Gerçekten o gün hesap çok çetin olacak. Sevgili Peygamberimiz -sallâllâhu aleyhi ve sellem- o zorlu günden bir kesiti şöyle aktarır bizlere:

“İnsanoğlu kıyâmet günü beş şeyden; ömrünü nerede ve nasıl tükettiğinden, gençliğini nerede ve nasıl geçirdiğinden, malını nereden kazanıp nerede harcadığından, öğrendiği bilgilerle yaşayıp yaşamadığından hesaba çekilmedikçe hiçbir tarafa hareket edemeyecek, yerinden kımıldayamayacaktır.” (Tirmizî, Sıfatü’l-kıyâme, 1)

Âhiret kaygısı taşımak, yakacağı taş ve insan olan cehennem ateşinin dehşetini hissetmek, bunun için büyük kaygılar taşımaktır. Enes bin Mâlik -radıyallâhu anh-’ın ifade ettiğine göre Kâinâtın Efendisi -sallâllâhu aleyhi ve sellem-’in en sık yaptığı duâlardan biri şöyleydi:

“Allâh’ım! Bize dünyada iyilik ver, âhirette de iyilik ver ve bizi cehennem azabından koru!” (Müslim, Zikir, 26)

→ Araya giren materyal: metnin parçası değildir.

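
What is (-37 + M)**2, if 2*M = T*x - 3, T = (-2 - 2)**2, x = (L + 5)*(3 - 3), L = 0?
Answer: 5929/4 ≈ 1482.3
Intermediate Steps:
x = 0 (x = (0 + 5)*(3 - 3) = 5*0 = 0)
T = 16 (T = (-4)**2 = 16)
M = -3/2 (M = (16*0 - 3)/2 = (0 - 3)/2 = (1/2)*(-3) = -3/2 ≈ -1.5000)
(-37 + M)**2 = (-37 - 3/2)**2 = (-77/2)**2 = 5929/4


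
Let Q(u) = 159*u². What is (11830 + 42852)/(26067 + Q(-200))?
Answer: 54682/6386067 ≈ 0.0085627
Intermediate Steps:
(11830 + 42852)/(26067 + Q(-200)) = (11830 + 42852)/(26067 + 159*(-200)²) = 54682/(26067 + 159*40000) = 54682/(26067 + 6360000) = 54682/6386067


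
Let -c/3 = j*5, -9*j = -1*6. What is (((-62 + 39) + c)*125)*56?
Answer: -231000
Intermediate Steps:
j = ⅔ (j = -(-1)*6/9 = -⅑*(-6) = ⅔ ≈ 0.66667)
c = -10 (c = -2*5 = -3*10/3 = -10)
(((-62 + 39) + c)*125)*56 = (((-62 + 39) - 10)*125)*56 = ((-23 - 10)*125)*56 = -33*125*56 = -4125*56 = -231000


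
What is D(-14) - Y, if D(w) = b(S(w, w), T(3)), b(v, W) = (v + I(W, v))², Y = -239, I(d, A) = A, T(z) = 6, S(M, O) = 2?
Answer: 255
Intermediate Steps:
b(v, W) = 4*v² (b(v, W) = (v + v)² = (2*v)² = 4*v²)
D(w) = 16 (D(w) = 4*2² = 4*4 = 16)
D(-14) - Y = 16 - 1*(-239) = 16 + 239 = 255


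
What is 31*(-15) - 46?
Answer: -511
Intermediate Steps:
31*(-15) - 46 = -465 - 46 = -511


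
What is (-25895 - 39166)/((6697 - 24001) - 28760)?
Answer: 65061/46064 ≈ 1.4124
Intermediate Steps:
(-25895 - 39166)/((6697 - 24001) - 28760) = -65061/(-17304 - 28760) = -65061/(-46064) = -65061*(-1/46064) = 65061/46064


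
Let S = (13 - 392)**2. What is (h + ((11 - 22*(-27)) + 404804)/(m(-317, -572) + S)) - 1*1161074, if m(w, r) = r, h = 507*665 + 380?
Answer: -117822495782/143069 ≈ -8.2354e+5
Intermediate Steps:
S = 143641 (S = (-379)**2 = 143641)
h = 337535 (h = 337155 + 380 = 337535)
(h + ((11 - 22*(-27)) + 404804)/(m(-317, -572) + S)) - 1*1161074 = (337535 + ((11 - 22*(-27)) + 404804)/(-572 + 143641)) - 1*1161074 = (337535 + ((11 + 594) + 404804)/143069) - 1161074 = (337535 + (605 + 404804)*(1/143069)) - 1161074 = (337535 + 405409*(1/143069)) - 1161074 = (337535 + 405409/143069) - 1161074 = 48291200324/143069 - 1161074 = -117822495782/143069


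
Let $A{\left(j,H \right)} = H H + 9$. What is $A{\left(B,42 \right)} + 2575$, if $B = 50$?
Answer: $4348$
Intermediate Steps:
$A{\left(j,H \right)} = 9 + H^{2}$ ($A{\left(j,H \right)} = H^{2} + 9 = 9 + H^{2}$)
$A{\left(B,42 \right)} + 2575 = \left(9 + 42^{2}\right) + 2575 = \left(9 + 1764\right) + 2575 = 1773 + 2575 = 4348$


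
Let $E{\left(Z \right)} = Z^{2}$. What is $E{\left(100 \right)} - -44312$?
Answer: $54312$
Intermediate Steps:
$E{\left(100 \right)} - -44312 = 100^{2} - -44312 = 10000 + 44312 = 54312$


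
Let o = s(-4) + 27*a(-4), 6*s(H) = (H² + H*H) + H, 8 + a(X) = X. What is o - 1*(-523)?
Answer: 611/3 ≈ 203.67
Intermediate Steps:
a(X) = -8 + X
s(H) = H²/3 + H/6 (s(H) = ((H² + H*H) + H)/6 = ((H² + H²) + H)/6 = (2*H² + H)/6 = (H + 2*H²)/6 = H²/3 + H/6)
o = -958/3 (o = (⅙)*(-4)*(1 + 2*(-4)) + 27*(-8 - 4) = (⅙)*(-4)*(1 - 8) + 27*(-12) = (⅙)*(-4)*(-7) - 324 = 14/3 - 324 = -958/3 ≈ -319.33)
o - 1*(-523) = -958/3 - 1*(-523) = -958/3 + 523 = 611/3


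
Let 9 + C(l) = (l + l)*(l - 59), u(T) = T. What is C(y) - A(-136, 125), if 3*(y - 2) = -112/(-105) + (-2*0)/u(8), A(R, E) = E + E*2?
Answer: -1317988/2025 ≈ -650.86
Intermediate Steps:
A(R, E) = 3*E (A(R, E) = E + 2*E = 3*E)
y = 106/45 (y = 2 + (-112/(-105) - 2*0/8)/3 = 2 + (-112*(-1/105) + 0*(⅛))/3 = 2 + (16/15 + 0)/3 = 2 + (⅓)*(16/15) = 2 + 16/45 = 106/45 ≈ 2.3556)
C(l) = -9 + 2*l*(-59 + l) (C(l) = -9 + (l + l)*(l - 59) = -9 + (2*l)*(-59 + l) = -9 + 2*l*(-59 + l))
C(y) - A(-136, 125) = (-9 - 118*106/45 + 2*(106/45)²) - 3*125 = (-9 - 12508/45 + 2*(11236/2025)) - 1*375 = (-9 - 12508/45 + 22472/2025) - 375 = -558613/2025 - 375 = -1317988/2025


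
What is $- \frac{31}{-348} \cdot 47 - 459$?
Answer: $- \frac{158275}{348} \approx -454.81$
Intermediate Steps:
$- \frac{31}{-348} \cdot 47 - 459 = \left(-31\right) \left(- \frac{1}{348}\right) 47 - 459 = \frac{31}{348} \cdot 47 - 459 = \frac{1457}{348} - 459 = - \frac{158275}{348}$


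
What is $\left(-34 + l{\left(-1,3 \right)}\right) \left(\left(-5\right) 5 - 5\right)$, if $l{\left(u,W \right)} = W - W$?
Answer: $1020$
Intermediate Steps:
$l{\left(u,W \right)} = 0$
$\left(-34 + l{\left(-1,3 \right)}\right) \left(\left(-5\right) 5 - 5\right) = \left(-34 + 0\right) \left(\left(-5\right) 5 - 5\right) = - 34 \left(-25 - 5\right) = \left(-34\right) \left(-30\right) = 1020$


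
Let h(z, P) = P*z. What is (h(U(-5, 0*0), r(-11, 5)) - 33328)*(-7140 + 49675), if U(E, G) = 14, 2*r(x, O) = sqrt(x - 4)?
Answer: -1417606480 + 297745*I*sqrt(15) ≈ -1.4176e+9 + 1.1532e+6*I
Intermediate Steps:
r(x, O) = sqrt(-4 + x)/2 (r(x, O) = sqrt(x - 4)/2 = sqrt(-4 + x)/2)
(h(U(-5, 0*0), r(-11, 5)) - 33328)*(-7140 + 49675) = ((sqrt(-4 - 11)/2)*14 - 33328)*(-7140 + 49675) = ((sqrt(-15)/2)*14 - 33328)*42535 = (((I*sqrt(15))/2)*14 - 33328)*42535 = ((I*sqrt(15)/2)*14 - 33328)*42535 = (7*I*sqrt(15) - 33328)*42535 = (-33328 + 7*I*sqrt(15))*42535 = -1417606480 + 297745*I*sqrt(15)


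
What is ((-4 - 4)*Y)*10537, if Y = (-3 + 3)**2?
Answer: 0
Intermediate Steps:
Y = 0 (Y = 0**2 = 0)
((-4 - 4)*Y)*10537 = ((-4 - 4)*0)*10537 = -8*0*10537 = 0*10537 = 0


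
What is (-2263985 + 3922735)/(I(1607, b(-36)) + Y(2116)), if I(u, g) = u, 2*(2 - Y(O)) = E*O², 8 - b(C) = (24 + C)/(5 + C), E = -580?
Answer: 1658750/1298463849 ≈ 0.0012775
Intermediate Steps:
b(C) = 8 - (24 + C)/(5 + C)
Y(O) = 2 + 290*O² (Y(O) = 2 - (-290)*O² = 2 + 290*O²)
(-2263985 + 3922735)/(I(1607, b(-36)) + Y(2116)) = (-2263985 + 3922735)/(1607 + (2 + 290*2116²)) = 1658750/(1607 + (2 + 290*4477456)) = 1658750/(1607 + (2 + 1298462240)) = 1658750/(1607 + 1298462242) = 1658750/1298463849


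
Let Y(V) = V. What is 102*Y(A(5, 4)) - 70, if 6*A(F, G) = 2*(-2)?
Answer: -138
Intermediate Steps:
A(F, G) = -⅔ (A(F, G) = (2*(-2))/6 = (⅙)*(-4) = -⅔)
102*Y(A(5, 4)) - 70 = 102*(-⅔) - 70 = -68 - 70 = -138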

Âhiret kaygısı taşımak; «Mahşer günü; kitâbım sağdan mı, yoksa soldan mı verilecek?» diye endişe etmek, kaygılanmaktır.

Âhiret kaygısı taşımak; dert sahibi olmak, dertsiz-kedersiz bir hayata talip olmamaktır. Unutmayalım ki;

“Dünya mü’minin hapishânesi, kâfirin de cennetidir.” (Müslim, Zühd, 1)

Âhiret kaygısı taşımak ama bu hususta da dengeyi gözetmek önemli. Ne dünya tamamen ihmal edilerek bir âhiret kaygısı içerisinde olunacak, ne de âhireti bir kenara bırakıp tamamen dünyaya meyledilecek. Yaşadığımız hayatta ikisinin arasında bir dengeyi tesis etmemiz gerekmektedir. Bu dengeyi Efendimiz -sallâllâhu aleyhi ve sellem- şöyle dile getirir:

“Kaygısı en büyük insan, dünya ve âhiret işlerine önem veren mü’min insandır.” (İbn-i Mâce, Ticâret, 2)

Âhiret kaygısı taşımak, gerçek yurdun âhiret yurdu olduğunu idrak etmektir. Zira;

“Bu dünya hayatı geçici bir eğlencedir; ama âhiret gerçekten kalınacak yurttur.” (el-Mü’min, 40/39) Ve yine unutmayalım ki, âhiret;

“Asıl varılacak güzel yerdir.” (Âl-i İmrân, 3/14)

Öyleyse yaşadığımız şu fânî hayatta; dünya hayatının kaygılarını bir kenara bırakıp, asıl yurdumuz olan âhiret yurdunun kaygılarını taşımamız gerekmektedir.

Cenâb-ı Hak, asıl yurdumuz olan âhiret yurdunun kaygı ve endişesini gönüllerimize lutfetsin. Bizleri dünyanın peşinden giden ve onun oyuncağı hâline gelenlerden eylemesin.